研究内容

2. 口形提示の神経科学的有効性の検証

口形提示とは、失語症などでうまく言葉が出てこない患者に対し、視覚情報として発声時の口形を提示する手法のことをいいます。口形の提示により、乳児の母語獲得(Teinonen et al., 2008)や第二外国語の学習(Navarra 2007)を促進することが知られており、口形による視覚情報は、リハビリテーションにおいても重要なものであると考えられます。実際に、口形提示は臨床現場で日常的に行われ明確な効果が示されていますが、神経科学的根拠を示した論文はありません。行動実験の結果も臨床と乖離しており、失語症患者は健常者に比べ視聴覚統合能力が下がり、口形からの情報を得ていません(Schmid et al., 2006)。

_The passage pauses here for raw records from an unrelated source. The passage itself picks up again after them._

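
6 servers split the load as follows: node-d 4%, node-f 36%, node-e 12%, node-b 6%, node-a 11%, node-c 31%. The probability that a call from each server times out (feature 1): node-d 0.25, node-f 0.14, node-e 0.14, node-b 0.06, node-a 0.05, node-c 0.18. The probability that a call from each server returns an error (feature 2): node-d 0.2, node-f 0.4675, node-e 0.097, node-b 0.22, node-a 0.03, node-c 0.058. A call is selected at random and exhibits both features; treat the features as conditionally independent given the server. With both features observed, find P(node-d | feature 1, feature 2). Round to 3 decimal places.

0.064

Prior × likelihood for each hypothesis:
  node-d: 0.04 × 0.25 × 0.2 = 0.002
  node-f: 0.36 × 0.14 × 0.4675 = 0.023562
  node-e: 0.12 × 0.14 × 0.097 = 0.0016296
  node-b: 0.06 × 0.06 × 0.22 = 0.000792
  node-a: 0.11 × 0.05 × 0.03 = 0.000165
  node-c: 0.31 × 0.18 × 0.058 = 0.0032364
Total = 0.031385.
P(node-d | evidence) = 0.002 / 0.031385 ≈ 0.064.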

また、失語症患者の視聴覚統合処理能力は、同じくリハビリテーションで行われる単語復唱テストの結果と関連があります(Schmid et al., 2006)。単語復唱テストは聞こえた音を発声する、すなわち聴覚と運動の統合処理であり、このことから視聴覚統合処理と聴覚運動統合処理に関連があることが示唆されます。視聴覚統合処理には上側頭溝(Hall et al., 2005, Matchin et al., 2014)、単語復唱テストには聴覚処理の背側経路(Kuemmerer et al., 2013)が関与しているため、これらの部位の活動に相互作用がある可能性があります。

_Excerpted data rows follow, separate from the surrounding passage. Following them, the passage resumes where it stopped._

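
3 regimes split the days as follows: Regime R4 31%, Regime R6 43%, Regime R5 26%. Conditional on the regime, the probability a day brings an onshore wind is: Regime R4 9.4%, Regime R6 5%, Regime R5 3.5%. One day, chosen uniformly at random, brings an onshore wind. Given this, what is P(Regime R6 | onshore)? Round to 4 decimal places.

0.3599

By Bayes' rule, posterior ∝ prior × likelihood:
  Regime R4: 0.31 × 0.094 = 0.02914
  Regime R6: 0.43 × 0.05 = 0.0215
  Regime R5: 0.26 × 0.035 = 0.0091
Normalizing constant = 0.05974.
P(Regime R6 | evidence) = 0.0215 / 0.05974 ≈ 0.3599.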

以上より、経頭蓋磁気刺激(TMS)により失語症に関連する脳の機能を抑制した健常者の、視聴覚統合処理課題・単語復唱テスト遂行時の脳波を計測することで、失語症などの患者が課題を行っている時の脳活動を推定します。また、単語復唱テストの提示に口形があるときとないときでの成績や脳活動を比較し、①口形提示がリハビリテーションに有効か、②有効である場合は作用機序を神経科学的に明らかにします。